You can read more about Tohm combat here:

Is it possible to block or defend in any way? That seems difficult if you need to choose your actions before you know what your opponent is going to do.

Kerkerkruip combat works in a similar way doesn’t it? You can choose to defend or attack before each round.

In fact the OP should go play Kerkerkruip. It’s single-player but I think it has round-based simultaneous resolution, and a great combat system.

Some details for you. :slight_smile:

All combatants will have a chance to automatically block, dodge, or parry an attack.

Attacking in a round will reduce (but not eliminate) your chances of successfully defending yourself in that round, since you’re busy doing something else while defending yourself.

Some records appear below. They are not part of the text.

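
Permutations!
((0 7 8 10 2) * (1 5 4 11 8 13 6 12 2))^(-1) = ((0 7 13 6 12 2)(1 5 4 11 8 10))^(-1) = (0 2 12 6 13 7)(1 10 8 11 4 5)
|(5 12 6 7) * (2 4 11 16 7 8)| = 9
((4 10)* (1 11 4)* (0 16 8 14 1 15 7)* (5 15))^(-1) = (0 7 15 5 10 4 11 1 14 8 16)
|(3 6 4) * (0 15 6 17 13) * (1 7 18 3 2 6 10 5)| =|(0 15 10 5 1 7 18 3 17 13)(2 6 4)| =30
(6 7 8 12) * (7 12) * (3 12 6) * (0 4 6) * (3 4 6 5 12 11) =(0 6)(3 11)(4 5 12)(7 8) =[6, 1, 2, 11, 5, 12, 0, 8, 7, 9, 10, 3, 4]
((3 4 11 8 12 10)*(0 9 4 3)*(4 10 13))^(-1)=((0 9 10)(4 11 8 12 13))^(-1)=(0 10 9)(4 13 12 8 11)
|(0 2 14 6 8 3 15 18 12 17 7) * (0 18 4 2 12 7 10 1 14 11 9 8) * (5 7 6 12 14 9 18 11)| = 17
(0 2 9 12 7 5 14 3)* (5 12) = (0 2 9 5 14 3)(7 12) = [2, 1, 9, 0, 4, 14, 6, 12, 8, 5, 10, 11, 7, 13, 3]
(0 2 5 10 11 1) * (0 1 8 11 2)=(2 5 10)(8 11)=[0, 1, 5, 3, 4, 10, 6, 7, 11, 9, 2, 8]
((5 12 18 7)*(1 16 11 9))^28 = ((1 16 11 9)(5 12 18 7))^28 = (18)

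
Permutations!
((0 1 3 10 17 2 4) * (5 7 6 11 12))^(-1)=(0 4 2 17 10 3 1)(5 12 11 6 7)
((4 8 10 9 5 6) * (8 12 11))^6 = ((4 12 11 8 10 9 5 6))^6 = (4 5 10 11)(6 9 8 12)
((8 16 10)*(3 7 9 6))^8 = ((3 7 9 6)(8 16 10))^8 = (8 10 16)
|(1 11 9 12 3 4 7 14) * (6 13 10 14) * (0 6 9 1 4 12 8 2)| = 10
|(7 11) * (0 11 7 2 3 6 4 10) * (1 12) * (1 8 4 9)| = 11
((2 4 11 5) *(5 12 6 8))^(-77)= ((2 4 11 12 6 8 5))^(-77)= (12)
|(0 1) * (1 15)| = 3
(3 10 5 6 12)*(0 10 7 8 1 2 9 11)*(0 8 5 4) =(0 10 4)(1 2 9 11 8)(3 7 5 6 12) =[10, 2, 9, 7, 0, 6, 12, 5, 1, 11, 4, 8, 3]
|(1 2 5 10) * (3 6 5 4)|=|(1 2 4 3 6 5 10)|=7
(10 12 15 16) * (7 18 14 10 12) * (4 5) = [0, 1, 2, 3, 5, 4, 6, 18, 8, 9, 7, 11, 15, 13, 10, 16, 12, 17, 14] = (4 5)(7 18 14 10)(12 15 16)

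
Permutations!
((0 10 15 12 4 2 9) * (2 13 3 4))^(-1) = (0 9 2 12 15 10)(3 13 4) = ((0 10 15 12 2 9)(3 4 13))^(-1)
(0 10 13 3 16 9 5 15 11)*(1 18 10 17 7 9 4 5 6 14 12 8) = (0 17 7 9 6 14 12 8 1 18 10 13 3 16 4 5 15 11) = [17, 18, 2, 16, 5, 15, 14, 9, 1, 6, 13, 0, 8, 3, 12, 11, 4, 7, 10]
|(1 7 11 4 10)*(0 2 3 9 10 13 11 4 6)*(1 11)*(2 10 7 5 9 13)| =8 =|(0 10 11 6)(1 5 9 7 4 2 3 13)|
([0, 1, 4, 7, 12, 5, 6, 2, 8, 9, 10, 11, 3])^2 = [0, 1, 12, 2, 3, 5, 6, 4, 8, 9, 10, 11, 7]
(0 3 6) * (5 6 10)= (0 3 10 5 6)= [3, 1, 2, 10, 4, 6, 0, 7, 8, 9, 5]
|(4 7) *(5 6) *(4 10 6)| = 5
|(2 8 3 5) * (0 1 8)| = 6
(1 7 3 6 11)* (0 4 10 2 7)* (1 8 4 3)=(0 3 6 11 8 4 10 2 7 1)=[3, 0, 7, 6, 10, 5, 11, 1, 4, 9, 2, 8]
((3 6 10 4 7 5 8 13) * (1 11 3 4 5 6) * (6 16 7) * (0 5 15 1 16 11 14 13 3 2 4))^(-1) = ((0 5 8 3 16 7 11 2 4 6 10 15 1 14 13))^(-1) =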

If you choose to specifically dodge, block, or parry instead of taking other combat action during a round, you massively increase your chances of success at that maneuver while reducing the likelihood that you will succeed in the others (choosing to dodge because you foresee an unblockable attack coming means you will be less able to parry).

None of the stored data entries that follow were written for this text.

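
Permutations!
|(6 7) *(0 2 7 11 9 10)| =7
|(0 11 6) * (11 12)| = |(0 12 11 6)| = 4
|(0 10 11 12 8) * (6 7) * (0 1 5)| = |(0 10 11 12 8 1 5)(6 7)| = 14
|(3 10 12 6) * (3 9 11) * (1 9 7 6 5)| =14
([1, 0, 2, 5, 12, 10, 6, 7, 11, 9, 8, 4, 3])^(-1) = (0 1)(3 12 4 11 8 10 5)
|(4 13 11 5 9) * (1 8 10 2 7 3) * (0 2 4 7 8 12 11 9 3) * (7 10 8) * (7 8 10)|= |(0 2 8 10 4 13 9 7)(1 12 11 5 3)|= 40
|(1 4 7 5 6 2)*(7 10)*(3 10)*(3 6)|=|(1 4 6 2)(3 10 7 5)|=4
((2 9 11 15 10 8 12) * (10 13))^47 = (2 12 8 10 13 15 11 9) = ((2 9 11 15 13 10 8 12))^47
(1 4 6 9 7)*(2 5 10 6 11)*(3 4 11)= (1 11 2 5 10 6 9 7)(3 4)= [0, 11, 5, 4, 3, 10, 9, 1, 8, 7, 6, 2]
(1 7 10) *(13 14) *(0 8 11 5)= [8, 7, 2, 3, 4, 0, 6, 10, 11, 9, 1, 5, 12, 14, 13]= (0 8 11 5)(1 7 10)(13 14)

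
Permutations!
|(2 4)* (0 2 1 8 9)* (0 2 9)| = |(0 9 2 4 1 8)| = 6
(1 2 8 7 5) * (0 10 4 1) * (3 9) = [10, 2, 8, 9, 1, 0, 6, 5, 7, 3, 4] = (0 10 4 1 2 8 7 5)(3 9)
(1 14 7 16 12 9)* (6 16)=(1 14 7 6 16 12 9)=[0, 14, 2, 3, 4, 5, 16, 6, 8, 1, 10, 11, 9, 13, 7, 15, 12]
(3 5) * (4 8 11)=(3 5)(4 8 11)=[0, 1, 2, 5, 8, 3, 6, 7, 11, 9, 10, 4]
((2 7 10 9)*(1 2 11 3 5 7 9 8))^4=(1 3 8 11 10 9 7 2 5)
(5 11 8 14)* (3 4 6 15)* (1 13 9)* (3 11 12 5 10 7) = (1 13 9)(3 4 6 15 11 8 14 10 7)(5 12) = [0, 13, 2, 4, 6, 12, 15, 3, 14, 1, 7, 8, 5, 9, 10, 11]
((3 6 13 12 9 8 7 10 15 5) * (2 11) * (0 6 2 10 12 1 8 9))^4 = (0 8 6 7 13 12 1)(2 5 10)(3 15 11)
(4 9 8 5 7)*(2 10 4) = (2 10 4 9 8 5 7) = [0, 1, 10, 3, 9, 7, 6, 2, 5, 8, 4]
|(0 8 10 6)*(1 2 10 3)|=|(0 8 3 1 2 10 6)|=7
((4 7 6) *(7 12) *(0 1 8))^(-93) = ((0 1 8)(4 12 7 6))^(-93) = (4 6 7 12)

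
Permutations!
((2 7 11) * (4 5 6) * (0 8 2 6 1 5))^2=((0 8 2 7 11 6 4)(1 5))^2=(0 2 11 4 8 7 6)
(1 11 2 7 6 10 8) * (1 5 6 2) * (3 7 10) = (1 11)(2 10 8 5 6 3 7) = [0, 11, 10, 7, 4, 6, 3, 2, 5, 9, 8, 1]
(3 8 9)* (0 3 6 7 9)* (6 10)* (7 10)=(0 3 8)(6 10)(7 9)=[3, 1, 2, 8, 4, 5, 10, 9, 0, 7, 6]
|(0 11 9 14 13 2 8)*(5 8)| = |(0 11 9 14 13 2 5 8)| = 8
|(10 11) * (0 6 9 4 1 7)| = 6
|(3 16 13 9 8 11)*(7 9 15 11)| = |(3 16 13 15 11)(7 9 8)| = 15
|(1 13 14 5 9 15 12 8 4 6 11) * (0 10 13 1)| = |(0 10 13 14 5 9 15 12 8 4 6 11)| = 12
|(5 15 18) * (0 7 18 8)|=6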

Due to the combo system, it’s possible to predict what will happen in the next round with a degree of certainty, at least enough to inform risk management. The major maneuvers you would need to explicitly defend against will be combo-based, not basic maneuvers which can be executed in a single round.

Thanks George, I will! Any specific ideas for combat scenarios? Maybe your most memorable combat experience from Kerkerkruip would be inspiring?

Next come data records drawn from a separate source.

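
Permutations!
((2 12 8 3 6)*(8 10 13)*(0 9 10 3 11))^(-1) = (0 11 8 13 10 9)(2 6 3 12)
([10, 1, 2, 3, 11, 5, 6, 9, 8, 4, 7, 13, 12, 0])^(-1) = (0 13 11 4 9 7 10)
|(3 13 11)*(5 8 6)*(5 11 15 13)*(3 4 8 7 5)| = |(4 8 6 11)(5 7)(13 15)| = 4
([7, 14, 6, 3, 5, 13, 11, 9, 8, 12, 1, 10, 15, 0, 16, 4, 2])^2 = (0 9 15 5)(1 16 6 10 14 2 11)(4 13 7 12)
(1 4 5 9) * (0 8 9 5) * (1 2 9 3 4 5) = [8, 5, 9, 4, 0, 1, 6, 7, 3, 2] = (0 8 3 4)(1 5)(2 9)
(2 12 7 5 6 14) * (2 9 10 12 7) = (2 7 5 6 14 9 10 12) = [0, 1, 7, 3, 4, 6, 14, 5, 8, 10, 12, 11, 2, 13, 9]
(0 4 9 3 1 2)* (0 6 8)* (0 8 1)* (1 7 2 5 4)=[1, 5, 6, 0, 9, 4, 7, 2, 8, 3]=(0 1 5 4 9 3)(2 6 7)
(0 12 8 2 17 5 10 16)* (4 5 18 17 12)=(0 4 5 10 16)(2 12 8)(17 18)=[4, 1, 12, 3, 5, 10, 6, 7, 2, 9, 16, 11, 8, 13, 14, 15, 0, 18, 17]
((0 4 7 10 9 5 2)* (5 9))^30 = ((0 4 7 10 5 2))^30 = (10)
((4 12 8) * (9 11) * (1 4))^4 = (12) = ((1 4 12 8)(9 11))^4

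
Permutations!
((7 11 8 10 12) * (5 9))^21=(5 9)(7 11 8 10 12)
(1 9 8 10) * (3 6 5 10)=(1 9 8 3 6 5 10)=[0, 9, 2, 6, 4, 10, 5, 7, 3, 8, 1]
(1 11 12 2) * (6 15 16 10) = (1 11 12 2)(6 15 16 10) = [0, 11, 1, 3, 4, 5, 15, 7, 8, 9, 6, 12, 2, 13, 14, 16, 10]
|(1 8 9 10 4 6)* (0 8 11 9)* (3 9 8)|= |(0 3 9 10 4 6 1 11 8)|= 9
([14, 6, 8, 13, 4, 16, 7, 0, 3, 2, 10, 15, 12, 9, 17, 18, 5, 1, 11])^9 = (18)(0 1)(2 9 13 3 8)(5 16)(6 14)(7 17)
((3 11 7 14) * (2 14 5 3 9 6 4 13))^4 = (2 4 9)(6 14 13)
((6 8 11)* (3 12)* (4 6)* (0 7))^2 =((0 7)(3 12)(4 6 8 11))^2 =(12)(4 8)(6 11)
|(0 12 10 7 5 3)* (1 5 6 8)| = 9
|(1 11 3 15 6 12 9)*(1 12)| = |(1 11 3 15 6)(9 12)| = 10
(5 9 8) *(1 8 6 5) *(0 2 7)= (0 2 7)(1 8)(5 9 6)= [2, 8, 7, 3, 4, 9, 5, 0, 1, 6]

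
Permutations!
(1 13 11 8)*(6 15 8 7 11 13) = [0, 6, 2, 3, 4, 5, 15, 11, 1, 9, 10, 7, 12, 13, 14, 8] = (1 6 15 8)(7 11)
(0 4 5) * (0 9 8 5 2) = (0 4 2)(5 9 8) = [4, 1, 0, 3, 2, 9, 6, 7, 5, 8]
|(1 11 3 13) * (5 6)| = 4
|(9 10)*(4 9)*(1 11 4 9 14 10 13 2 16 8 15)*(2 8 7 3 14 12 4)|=|(1 11 2 16 7 3 14 10 9 13 8 15)(4 12)|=12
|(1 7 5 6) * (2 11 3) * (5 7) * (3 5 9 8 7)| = 9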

Combos sounds interesting! I’m looking forward to seeing what you’re going to do with them.

In general, my advice for creating creatures would be to grab a part of your combat system (or some other system), and think of a way to have a creature slightly twist it. For instance, in Kerkerkruip, you can concentrate several times to get better attack and damage; but if you get hit while concentrated, you lose your concentration. So I made a monster – the swarm of daggers – that has bad defence, good offence, and that tends to attack often. Against this enemy, concentration becomes much more risky. I made another monster – the ravenous armadillo – that absorbs a lot of damage from each attack. This makes concentration (and thus higher damage) much more necessary.

Those are not the most subtle creations, but I think it’s generally good to start with broad ideas like that. In your case, you must do something with combo’s, of course! Perhaps an enemy that benefits when you’re channelling fire (making it much more risky to try and produce a fireball); or an enemy that removes your previous channelling when it hits you with an anti-magic attack. Stuff like that.

My most important advice is to make your monsters memorable and unique. I don’t know whether you’re going the Kerkerkruip way (having a low number of monsters of which you’ll meet only one each game) or a more traditional way (having multiple instances of monster types per game), but in either case: make sure each type of monster is really difference. Brogue is very good at that, for instance. The first few monsters are a bit boring (rat, kobold, goblin – all basically the same), but after that each monster is utterly unique, even though they often have only 1 or 2 special abilities. You’ll hate vampire bats, eels, dar blademasters, jellies, phantoms, centaurs, pixies; you’ll hate them all with a passion; and all for completely different reasons. Definitely a game to check out in that regard. (Also in every other regard, Brogue is awesome.)